Welcome back Frank, hope you are well rested. Jeff

Welcome back, looking forward to reading about new ideas.

welcome back

Thanks Frank for thsi awesome post. I will be folloing this for your future posts.

Thanks Frank for this awesome post. I will be following this for your future posts.

The “Statistics 2” link is broken: http://www.tradingtheodds.com/2010/08/wp-content/uploads/2010/08/PairsTrading2orig.png

evo34,

it’s working well on my side, so I don’t know what may’ve caused the problem on your side.

Best,

Frank

Dear Frank,

welcome back.

I have a question related to cointegration and augmented Dickey-Fuller test. I tried to test cointegration of IWM and RTH, but I couldn’t come up with the same answer.

I did as following:

1. found log returns of IWM and RTH

2. found a spread between IWM and RTH (iwm.delta – rth.delta). From the spread graph it is clear, that spread isn’t cointegrated.

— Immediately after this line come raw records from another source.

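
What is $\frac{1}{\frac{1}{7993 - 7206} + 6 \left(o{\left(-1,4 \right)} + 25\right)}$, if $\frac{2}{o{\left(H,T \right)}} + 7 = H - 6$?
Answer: $\frac{5509}{821635} \approx 0.0067049$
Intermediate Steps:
$o{\left(H,T \right)} = \frac{2}{-13 + H}$ ($o{\left(H,T \right)} = \frac{2}{-7 + \left(H - 6\right)} = \frac{2}{-7 + \left(-6 + H\right)} = \frac{2}{-13 + H}$)
$\frac{1}{\frac{1}{7993 - 7206} + 6 \left(o{\left(-1,4 \right)} + 25\right)} = \frac{1}{\frac{1}{7993 - 7206} + 6 \left(\frac{2}{-13 - 1} + 25\right)} = \frac{1}{\frac{1}{787} + 6 \left(\frac{2}{-14} + 25\right)} = \frac{1}{\frac{1}{787} + 6 \left(2 \left(- \frac{1}{14}\right) + 25\right)} = \frac{1}{\frac{1}{787} + 6 \left(- \frac{1}{7} + 25\right)} = \frac{1}{\frac{1}{787} + 6 \cdot \frac{174}{7}} = \frac{1}{\frac{1}{787} + \frac{1044}{7}} = \frac{1}{\frac{821635}{5509}} = \frac{5509}{821635}$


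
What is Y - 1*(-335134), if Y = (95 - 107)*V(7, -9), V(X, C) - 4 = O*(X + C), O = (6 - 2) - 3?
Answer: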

3. ran augmented Dickey-Fuller test in R on spread (adf.test)

Could you provide a short description how did you get cointegration values?

Thank you!

kafka,

concerning the test for cointegration I used a free Matlab package available at http://www.spatial-econometrics.com/ (only two series of prices are needed as input data). I verified results (correctness of data and toolset) by running a cointegration test between S&P 500 and SPY opening and closing prices (the latter shows a t-statistic greater than -45, when -3.9 would be sufficient for a 99% probability that S&P 500 and SPY’S closing prices are cointegrated). A step-by-step approach can be found here: http://tradingwithmatlab.blogspot.com/2009/12/pairs-trading-cointegration-testing.html.

Please take into account that results may (slightly) differ if different (and/or longer/shorter) time frames are used, or if the closing prices do not account for dividend and cash payments. Simply adding dividend and cash payments to closing prices and computing daily returns afterwards would NOT be correct. On the ex-dividend day the daily return is claculated as [(close(today) + dividend/cash payment) / close(yesterday)] – 1, while the daily return the day immediately following the ex-dividend day is calculated as [close(today) / close(yesterday)] – 1 (dividend and cash payments are no longer part of the computation), NOT [close(today) / (close(yesterday) + dividend/cash payment)] – 1.

Best,

Frank

Wow this is a great resource.. I’m enjoying it.. good article

Hi Frank,

I just found this post. Very impressive. I will be looking forward to your next post as I want to add a pairs-trading strategy to my stable as well.

Thanks!

QD

Interesting article, thanks!

Other high co-integrated pairs that are good within a trading system are GLD-GDX and USO-OIL, I find having both high correlation and co-integration helps with results, no matter the time frame your trading signals are being generated on.

dear jared: please discuss or show the formulas you use tro calculate correlation and cointegration. thanks very much, Ajay

Dear Frank: what is the link to the free Matlab package to calculate cointegration? Can the calculations be set up in spread sheet format?

Ajay,

the free Matlab package can be downloaded here: http://www.spatial-econometrics.com/

(.zip and manual, Chapter 5)

Best,

Frank

Thanks for sharing your strategy. However, there is one flaw of the analysis: the back testing is in-sample: you use dataset A to generate cointegration results, then back testing your trading strategy again using dataset A. Of course, your back testing results look good. Question is whether your strategy will make money in a forward looking manner.